According to The Superintendent of Financial Institutions (OSFI), around 12 per of uninsured mortgage owners are only covering interest payments, or negatively amortizing. 

According to the Canadian Imperial Bank of Commerce’s 2022 annual report, 26 per cent of its residential mortgage portfolio had amortizations at or exceeding 35 years. Toronto-Dominion Bank stated in its 2022 annual report that 25.2 per cent of its residential mortgage portfolio was comprised of loans with amortizations at or exceeding 35 years. 


Leah Zlatkin, a mortgage broker and expert with, said in an interview with that the cost of variable rate mortgages has been going up in accordance with interest rate hikes from the Bank of Canada. 

There are two types of variable mortgage products, she said, one where your payment changes in line with the central bank's overnight rate and another with static payments, where a person pays the exact same amount each week. 

With static payment variable rate products, payments do not increase with interest rates, instead the proportion of interest versus principal in their loan will change, Zlatkin said. 

“In order to allow you to pay the same amount of payment and to have the interest rate going up inside of that payment amount and the principal amount being reduced, your amortization – or the length of time within which you need to pay that mortgage back – gets elongated,” she said. 

“It extends out in order to accommodate for the fact that you're paying down less principal.”


Zlatkin said the extended amortization periods raise questions about how lenders will deal with the situation when a mortgage is up for renewal.

Historically, mortgage renewals have always “been a given,” she said, where if you couldn't negotiate a lower rate at a different lender, you could typically get a renewal at your existing lender. But there could be uncertainty looming in the next few years for those looking to renew who aren’t able to secure a renewal with their current bank or switch lenders. 

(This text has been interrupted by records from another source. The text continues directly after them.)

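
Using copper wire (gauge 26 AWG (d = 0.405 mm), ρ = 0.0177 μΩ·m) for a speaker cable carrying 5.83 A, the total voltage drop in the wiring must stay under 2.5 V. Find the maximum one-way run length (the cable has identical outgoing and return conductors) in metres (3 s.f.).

1.56 m

ρ = 0.0177 μΩ·m = 1.77×10^-8 Ω·m
A = π(0.405/2 mm)² = π(2.0250e-04 m)² = 1.288e-07 m²
L_max = V_max·A/(2·ρI) = (2.5)(1.288e-07)/(2×1.77×10^-8×5.83) = 1.56 m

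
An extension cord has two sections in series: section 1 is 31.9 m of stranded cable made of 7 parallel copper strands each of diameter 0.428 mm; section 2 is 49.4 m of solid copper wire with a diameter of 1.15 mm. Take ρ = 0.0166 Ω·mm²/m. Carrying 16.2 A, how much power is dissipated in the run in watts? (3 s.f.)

ρ = 0.0166 Ω·mm²/m = 1.66×10^-8 Ω·m
Section 1: A_strand = π(2.1400e-04)² = 1.439e-07 m²; R₁ = ρL/(N·A_s) = (1.66×10^-8)(31.9)/(7×1.439e-07) = 0.5258 Ω
Section 2: A = π(d/2)² = π(5.7500e-04 m)² = 1.039e-06 m²
R₂ = (1.66×10^-8)(49.4)/(1.039e-06) = 0.7895 Ω
R = R₁ + R₂ = 1.315 Ω
P = I²R = (16.2)² × 1.315 = 345 W

345 W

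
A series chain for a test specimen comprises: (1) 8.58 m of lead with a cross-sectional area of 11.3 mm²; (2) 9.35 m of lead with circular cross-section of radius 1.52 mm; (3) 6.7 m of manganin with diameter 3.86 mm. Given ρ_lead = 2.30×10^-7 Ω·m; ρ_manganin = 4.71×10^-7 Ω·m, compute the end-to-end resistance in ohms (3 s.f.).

Seg 1: A = 11.3 mm² = 1.130e-05 m²
R_1 = (2.30×10^-7)(8.58)/(1.130e-05) = 0.1746 Ω
Seg 2: A = πr² = π(1.5200e-03 m)² = 7.258e-06 m²
R_2 = (2.30×10^-7)(9.35)/(7.258e-06) = 0.2963 Ω
Seg 3: A = π(d/2)² = π(1.9300e-03 m)² = 1.170e-05 m²
R_3 = (4.71×10^-7)(6.7)/(1.170e-05) = 0.2697 Ω
R_total = R_1 + R_2 + R_3 = 0.741 Ω

0.741 Ω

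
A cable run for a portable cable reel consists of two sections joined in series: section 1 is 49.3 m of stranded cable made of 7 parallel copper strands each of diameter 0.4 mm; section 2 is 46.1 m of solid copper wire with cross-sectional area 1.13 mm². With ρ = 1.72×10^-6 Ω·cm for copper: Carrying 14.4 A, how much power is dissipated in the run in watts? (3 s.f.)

345 W

ρ = 1.72×10^-6 Ω·cm = 1.72×10^-8 Ω·m
Section 1: A_strand = π(2.0000e-04)² = 1.257e-07 m²; R₁ = ρL/(N·A_s) = (1.72×10^-8)(49.3)/(7×1.257e-07) = 0.964 Ω
Section 2: A = 1.13 mm² = 1.130e-06 m²
R₂ = (1.72×10^-8)(46.1)/(1.130e-06) = 0.7017 Ω
R = R₁ + R₂ = 1.666 Ω
P = I²R = (14.4)² × 1.666 = 345 W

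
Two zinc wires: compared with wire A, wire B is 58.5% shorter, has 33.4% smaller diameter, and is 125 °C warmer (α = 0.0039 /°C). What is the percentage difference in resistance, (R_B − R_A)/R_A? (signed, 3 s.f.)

R ∝ ρL/d² with ρ ∝ (1+αΔT), so R_B/R_A = (1 − 58.5/100) × (1 − 33.4/100)⁻² × (1 + 0.0039×125)
= 0.415 × 2.255 × 1.488 = 1.392
(R_B − R_A)/R_A = 1.392 − 1 = 39.2%

39.2%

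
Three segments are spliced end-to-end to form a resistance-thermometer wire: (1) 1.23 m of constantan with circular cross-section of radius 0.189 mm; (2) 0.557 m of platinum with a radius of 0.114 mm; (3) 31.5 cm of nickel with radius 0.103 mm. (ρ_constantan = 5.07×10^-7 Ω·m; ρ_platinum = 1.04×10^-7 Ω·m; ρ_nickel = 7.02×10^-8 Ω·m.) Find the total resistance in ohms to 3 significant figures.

7.64 Ω

Seg 1: A = πr² = π(1.8900e-04 m)² = 1.122e-07 m²
R_1 = (5.07×10^-7)(1.23)/(1.122e-07) = 5.557 Ω
Seg 2: A = πr² = π(1.1400e-04 m)² = 4.083e-08 m²
R_2 = (1.04×10^-7)(0.557)/(4.083e-08) = 1.419 Ω
Seg 3: A = πr² = π(1.0300e-04 m)² = 3.333e-08 m²
R_3 = (7.02×10^-8)(0.315)/(3.333e-08) = 0.6635 Ω
R_total = R_1 + R_2 + R_3 = 7.64 Ω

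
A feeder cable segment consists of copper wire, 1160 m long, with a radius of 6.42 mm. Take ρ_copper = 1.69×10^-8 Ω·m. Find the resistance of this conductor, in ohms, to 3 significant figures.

A = πr² = π(6.4200e-03 m)² = 1.295e-04 m²
R = ρL/A = (1.69×10^-8)(1160 m)/(1.295e-04 m²) = 0.151 Ω

0.151 Ω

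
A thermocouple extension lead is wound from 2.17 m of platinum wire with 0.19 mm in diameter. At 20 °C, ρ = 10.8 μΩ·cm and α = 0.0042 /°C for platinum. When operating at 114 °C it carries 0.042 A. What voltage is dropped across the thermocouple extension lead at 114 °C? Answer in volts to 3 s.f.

ρ = 10.8 μΩ·cm = 1.08×10^-7 Ω·m
A = π(d/2)² = π(9.5000e-05 m)² = 2.835e-08 m²
R₍20₎ = ρL/A = (1.08×10^-7)(2.17)/(2.835e-08) = 8.266 Ω
R₍114₎ = R₍20₎(1 + αΔT) = 8.266 × (1 + 0.0042×94) = 11.53 Ω
V = IR = 0.042 × 11.53 = 0.484 V

0.484 V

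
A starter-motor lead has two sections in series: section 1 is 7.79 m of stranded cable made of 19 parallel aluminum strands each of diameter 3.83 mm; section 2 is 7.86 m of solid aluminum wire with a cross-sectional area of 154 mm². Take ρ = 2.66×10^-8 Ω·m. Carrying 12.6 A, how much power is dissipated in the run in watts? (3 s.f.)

Section 1: A_strand = π(1.9150e-03)² = 1.152e-05 m²; R₁ = ρL/(N·A_s) = (2.66×10^-8)(7.79)/(19×1.152e-05) = 9.466×10^-4 Ω
Section 2: A = 154 mm² = 1.540e-04 m²
R₂ = (2.66×10^-8)(7.86)/(1.540e-04) = 0.001358 Ω
R = R₁ + R₂ = 0.002304 Ω
P = I²R = (12.6)² × 0.002304 = 0.366 W

0.366 W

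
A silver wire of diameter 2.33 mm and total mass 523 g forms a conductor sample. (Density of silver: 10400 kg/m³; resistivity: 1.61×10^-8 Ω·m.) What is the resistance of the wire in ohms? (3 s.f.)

0.0445 Ω

A = π(d/2)² = π(1.1650e-03 m)² = 4.2638e-06 m²
L = m/(density·A) = 0.523/(10400×4.2638e-06) = 11.79 m
R = ρL/A = (1.61×10^-8)(11.79)/(4.2638e-06) = 0.0445 Ω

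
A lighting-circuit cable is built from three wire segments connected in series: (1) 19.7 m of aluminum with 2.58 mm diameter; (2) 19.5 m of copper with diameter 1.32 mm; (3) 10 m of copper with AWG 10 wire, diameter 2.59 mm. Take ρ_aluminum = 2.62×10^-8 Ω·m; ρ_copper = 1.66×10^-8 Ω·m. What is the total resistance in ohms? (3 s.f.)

Seg 1: A = π(d/2)² = π(1.2900e-03 m)² = 5.228e-06 m²
R_1 = (2.62×10^-8)(19.7)/(5.228e-06) = 0.09873 Ω
Seg 2: A = π(d/2)² = π(6.6000e-04 m)² = 1.368e-06 m²
R_2 = (1.66×10^-8)(19.5)/(1.368e-06) = 0.2365 Ω
Seg 3: A = π(2.59/2 mm)² = π(1.2950e-03 m)² = 5.269e-06 m²
R_3 = (1.66×10^-8)(10)/(5.269e-06) = 0.03151 Ω
R_total = R_1 + R_2 + R_3 = 0.367 Ω

0.367 Ω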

“Those lenders may not be as ready to provide those renewals or they may qualify you at [the] time of renewal, and if you don't qualify, they may not issue you a renewal,” Zlatkin said, adding that this will play out over the next three to four years.

Canadians generally pay their mortgages and defaults are uncommon, she said.

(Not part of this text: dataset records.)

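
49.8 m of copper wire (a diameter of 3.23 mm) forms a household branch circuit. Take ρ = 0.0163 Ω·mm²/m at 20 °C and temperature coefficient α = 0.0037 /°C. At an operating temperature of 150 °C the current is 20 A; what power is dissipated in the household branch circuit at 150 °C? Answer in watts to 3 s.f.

ρ = 0.0163 Ω·mm²/m = 1.63×10^-8 Ω·m
A = π(d/2)² = π(1.6150e-03 m)² = 8.194e-06 m²
R₍20₎ = ρL/A = (1.63×10^-8)(49.8)/(8.194e-06) = 0.09907 Ω
R₍150₎ = R₍20₎(1 + αΔT) = 0.09907 × (1 + 0.0037×130) = 0.1467 Ω
P = I²R = (20)² × 0.1467 = 58.7 W

58.7 W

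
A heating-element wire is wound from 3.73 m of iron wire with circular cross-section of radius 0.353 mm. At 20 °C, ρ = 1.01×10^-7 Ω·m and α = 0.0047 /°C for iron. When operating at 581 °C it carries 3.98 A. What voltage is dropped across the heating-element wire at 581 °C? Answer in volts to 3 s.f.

13.9 V

A = πr² = π(3.5300e-04 m)² = 3.915e-07 m²
R₍20₎ = ρL/A = (1.01×10^-7)(3.73)/(3.915e-07) = 0.9623 Ω
R₍581₎ = R₍20₎(1 + αΔT) = 0.9623 × (1 + 0.0047×561) = 3.5 Ω
V = IR = 3.98 × 3.5 = 13.9 V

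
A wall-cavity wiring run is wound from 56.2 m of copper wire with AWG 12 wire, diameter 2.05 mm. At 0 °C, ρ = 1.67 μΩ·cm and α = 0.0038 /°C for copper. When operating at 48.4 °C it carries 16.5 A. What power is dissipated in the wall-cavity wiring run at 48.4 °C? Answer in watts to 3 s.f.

91.7 W

ρ = 1.67 μΩ·cm = 1.67×10^-8 Ω·m
A = π(2.05/2 mm)² = π(1.0250e-03 m)² = 3.301e-06 m²
R₍0₎ = ρL/A = (1.67×10^-8)(56.2)/(3.301e-06) = 0.2844 Ω
R₍48.4₎ = R₍0₎(1 + αΔT) = 0.2844 × (1 + 0.0038×48.4) = 0.3366 Ω
P = I²R = (16.5)² × 0.3366 = 91.7 W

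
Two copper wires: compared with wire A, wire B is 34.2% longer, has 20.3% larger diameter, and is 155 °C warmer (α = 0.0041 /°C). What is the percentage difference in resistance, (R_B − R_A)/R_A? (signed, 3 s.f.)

51.7%

R ∝ ρL/d² with ρ ∝ (1+αΔT), so R_B/R_A = (1 + 34.2/100) × (1 + 20.3/100)⁻² × (1 + 0.0041×155)
= 1.342 × 0.691 × 1.635 = 1.517
(R_B − R_A)/R_A = 1.517 − 1 = 51.7%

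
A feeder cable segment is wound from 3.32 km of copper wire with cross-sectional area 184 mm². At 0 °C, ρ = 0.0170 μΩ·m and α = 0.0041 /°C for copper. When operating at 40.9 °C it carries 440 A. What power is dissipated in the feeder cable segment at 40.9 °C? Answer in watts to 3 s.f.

ρ = 0.0170 μΩ·m = 1.70×10^-8 Ω·m
A = 184 mm² = 1.840e-04 m²
R₍0₎ = ρL/A = (1.70×10^-8)(3320)/(1.840e-04) = 0.3067 Ω
R₍40.9₎ = R₍0₎(1 + αΔT) = 0.3067 × (1 + 0.0041×40.9) = 0.3582 Ω
P = I²R = (440)² × 0.3582 = 69300 W

69300 W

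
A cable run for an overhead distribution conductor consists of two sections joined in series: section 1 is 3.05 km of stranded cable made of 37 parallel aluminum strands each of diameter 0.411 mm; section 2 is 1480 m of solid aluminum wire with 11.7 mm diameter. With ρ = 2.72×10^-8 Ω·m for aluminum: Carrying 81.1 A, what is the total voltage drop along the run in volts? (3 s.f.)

Section 1: A_strand = π(2.0550e-04)² = 1.327e-07 m²; R₁ = ρL/(N·A_s) = (2.72×10^-8)(3050)/(37×1.327e-07) = 16.9 Ω
Section 2: A = π(d/2)² = π(5.8500e-03 m)² = 1.075e-04 m²
R₂ = (2.72×10^-8)(1480)/(1.075e-04) = 0.3744 Ω
R = R₁ + R₂ = 17.27 Ω
V = IR = 81.1 × 17.27 = 1400 V

1400 V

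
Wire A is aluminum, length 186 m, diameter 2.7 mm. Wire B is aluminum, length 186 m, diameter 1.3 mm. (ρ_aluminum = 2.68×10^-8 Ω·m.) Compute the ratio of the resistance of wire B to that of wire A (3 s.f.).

4.31

R ∝ ρL/d², so R_B/R_A = (d_A/d_B)²
= (2.7/1.3)² = 4.31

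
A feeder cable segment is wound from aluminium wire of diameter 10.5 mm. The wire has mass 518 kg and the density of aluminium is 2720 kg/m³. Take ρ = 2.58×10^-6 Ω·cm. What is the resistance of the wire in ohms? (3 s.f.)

ρ = 2.58×10^-6 Ω·cm = 2.58×10^-8 Ω·m
A = π(d/2)² = π(5.2500e-03 m)² = 8.6590e-05 m²
L = m/(density·A) = 518/(2720×8.6590e-05) = 2199 m
R = ρL/A = (2.58×10^-8)(2199)/(8.6590e-05) = 0.655 Ω

0.655 Ω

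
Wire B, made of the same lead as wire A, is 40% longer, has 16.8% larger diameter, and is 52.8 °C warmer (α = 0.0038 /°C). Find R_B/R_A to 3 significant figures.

R ∝ ρL/d² with ρ ∝ (1+αΔT), so R_B/R_A = (1 + 40/100) × (1 + 16.8/100)⁻² × (1 + 0.0038×52.8)
= 1.4 × 0.733 × 1.201 = 1.23

1.23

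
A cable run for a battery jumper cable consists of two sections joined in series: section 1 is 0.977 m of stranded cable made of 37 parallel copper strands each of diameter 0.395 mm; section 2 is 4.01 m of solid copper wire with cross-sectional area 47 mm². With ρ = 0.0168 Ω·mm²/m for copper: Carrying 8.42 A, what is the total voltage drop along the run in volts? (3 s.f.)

0.0425 V

ρ = 0.0168 Ω·mm²/m = 1.68×10^-8 Ω·m
Section 1: A_strand = π(1.9750e-04)² = 1.225e-07 m²; R₁ = ρL/(N·A_s) = (1.68×10^-8)(0.977)/(37×1.225e-07) = 0.00362 Ω
Section 2: A = 47 mm² = 4.700e-05 m²
R₂ = (1.68×10^-8)(4.01)/(4.700e-05) = 0.001433 Ω
R = R₁ + R₂ = 0.005053 Ω
V = IR = 8.42 × 0.005053 = 0.0425 V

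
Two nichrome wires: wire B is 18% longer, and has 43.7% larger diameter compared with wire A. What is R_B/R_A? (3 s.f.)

R ∝ L/d², so R_B/R_A = (1 + 18/100) × (1 + 43.7/100)⁻²
= 1.18 × 0.4843 = 0.571

0.571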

Most homes in Canada present good loan-to-value opportunities for lenders, she added, which generally incentivizes banks to renew mortgages, and to help people find ways to continue their payments.

“They don't want a lot of people falling into default, because then they have to power of sale all those houses. What's in it for them? The bank isn't going to want to do that if somebody's going to keep paying them,” she said.

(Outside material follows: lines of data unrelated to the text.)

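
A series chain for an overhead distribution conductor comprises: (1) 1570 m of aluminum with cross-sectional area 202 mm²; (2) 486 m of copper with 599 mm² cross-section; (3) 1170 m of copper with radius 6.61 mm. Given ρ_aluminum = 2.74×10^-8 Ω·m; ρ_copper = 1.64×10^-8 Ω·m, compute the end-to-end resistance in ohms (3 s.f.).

Seg 1: A = 202 mm² = 2.020e-04 m²
R_1 = (2.74×10^-8)(1570)/(2.020e-04) = 0.213 Ω
Seg 2: A = 599 mm² = 5.990e-04 m²
R_2 = (1.64×10^-8)(486)/(5.990e-04) = 0.01331 Ω
Seg 3: A = πr² = π(6.6100e-03 m)² = 1.373e-04 m²
R_3 = (1.64×10^-8)(1170)/(1.373e-04) = 0.1398 Ω
R_total = R_1 + R_2 + R_3 = 0.366 Ω

0.366 Ω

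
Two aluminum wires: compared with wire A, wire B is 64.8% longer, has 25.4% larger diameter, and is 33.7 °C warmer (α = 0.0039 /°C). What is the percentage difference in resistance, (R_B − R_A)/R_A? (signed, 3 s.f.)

18.6%

R ∝ ρL/d² with ρ ∝ (1+αΔT), so R_B/R_A = (1 + 64.8/100) × (1 + 25.4/100)⁻² × (1 + 0.0039×33.7)
= 1.648 × 0.6359 × 1.131 = 1.186
(R_B − R_A)/R_A = 1.186 − 1 = 18.6%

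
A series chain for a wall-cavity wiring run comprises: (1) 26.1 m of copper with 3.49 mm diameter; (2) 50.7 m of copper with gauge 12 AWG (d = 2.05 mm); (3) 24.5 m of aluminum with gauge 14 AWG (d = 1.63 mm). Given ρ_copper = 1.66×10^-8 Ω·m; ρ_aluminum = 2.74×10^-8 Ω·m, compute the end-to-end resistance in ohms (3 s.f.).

0.622 Ω

Seg 1: A = π(d/2)² = π(1.7450e-03 m)² = 9.566e-06 m²
R_1 = (1.66×10^-8)(26.1)/(9.566e-06) = 0.04529 Ω
Seg 2: A = π(2.05/2 mm)² = π(1.0250e-03 m)² = 3.301e-06 m²
R_2 = (1.66×10^-8)(50.7)/(3.301e-06) = 0.255 Ω
Seg 3: A = π(1.63/2 mm)² = π(8.1500e-04 m)² = 2.087e-06 m²
R_3 = (2.74×10^-8)(24.5)/(2.087e-06) = 0.3217 Ω
R_total = R_1 + R_2 + R_3 = 0.622 Ω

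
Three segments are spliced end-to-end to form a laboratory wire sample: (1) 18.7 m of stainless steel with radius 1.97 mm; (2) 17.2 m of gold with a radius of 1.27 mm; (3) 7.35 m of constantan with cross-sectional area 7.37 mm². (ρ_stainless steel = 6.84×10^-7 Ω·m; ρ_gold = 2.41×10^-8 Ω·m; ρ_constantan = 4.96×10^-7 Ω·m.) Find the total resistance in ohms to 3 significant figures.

Seg 1: A = πr² = π(1.9700e-03 m)² = 1.219e-05 m²
R_1 = (6.84×10^-7)(18.7)/(1.219e-05) = 1.049 Ω
Seg 2: A = πr² = π(1.2700e-03 m)² = 5.067e-06 m²
R_2 = (2.41×10^-8)(17.2)/(5.067e-06) = 0.08181 Ω
Seg 3: A = 7.37 mm² = 7.370e-06 m²
R_3 = (4.96×10^-7)(7.35)/(7.370e-06) = 0.4947 Ω
R_total = R_1 + R_2 + R_3 = 1.63 Ω

1.63 Ω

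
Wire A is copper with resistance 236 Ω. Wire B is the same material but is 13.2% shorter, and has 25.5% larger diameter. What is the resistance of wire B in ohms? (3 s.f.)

R ∝ L/d², so R_B/R_A = (1 − 13.2/100) × (1 + 25.5/100)⁻²
= 0.868 × 0.6349 = 0.5511
R_B = 0.5511 × 236 = 130 Ω

130 Ω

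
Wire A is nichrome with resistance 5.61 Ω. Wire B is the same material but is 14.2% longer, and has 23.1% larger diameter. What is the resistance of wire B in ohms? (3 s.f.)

4.23 Ω

R ∝ L/d², so R_B/R_A = (1 + 14.2/100) × (1 + 23.1/100)⁻²
= 1.142 × 0.6599 = 0.7536
R_B = 0.7536 × 5.61 = 4.23 Ω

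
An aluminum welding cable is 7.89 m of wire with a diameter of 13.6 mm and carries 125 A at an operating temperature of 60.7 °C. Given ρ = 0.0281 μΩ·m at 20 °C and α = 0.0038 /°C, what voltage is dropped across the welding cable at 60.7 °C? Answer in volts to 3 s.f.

ρ = 0.0281 μΩ·m = 2.81×10^-8 Ω·m
A = π(d/2)² = π(6.8000e-03 m)² = 1.453e-04 m²
R₍20₎ = ρL/A = (2.81×10^-8)(7.89)/(1.453e-04) = 0.001526 Ω
R₍60.7₎ = R₍20₎(1 + αΔT) = 0.001526 × (1 + 0.0038×40.7) = 0.001762 Ω
V = IR = 125 × 0.001762 = 0.220 V

0.220 V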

However, there is now uncertainty regarding renewals for people “on the cusp,” who have high loan-to-value on their home, or have potentially defaulted on some payments, Zlatkin said. As a result, people may have fewer options when negotiating their mortgage renewals. 

“If you don't qualify somewhere else, you may just have to take what they give you,” she said. 

Vyner said that well-capitalized borrowers that have fixed-rate variable mortgage payments are generally not fazed by extended amortization periods. However, he said they understand the “free ride” will end and they will need to “increase these payments or pay down principal.”

“But there are many people that I speak to, (who) are realizing when the maturity date of their mortgage comes and they're going to be expected to either pay down principal or increase this mortgage payment, they're not going to be able to afford this mortgage payment,” Vyner said. 

Those who are unable to afford their payments may need to explore their options, Vyner said, which could include things like selling their home, repurchasing or seeking alternative financing. 

“At renewal, it's judgment day, and we're going to see if these homeowners are able to make their payments or not,” he said.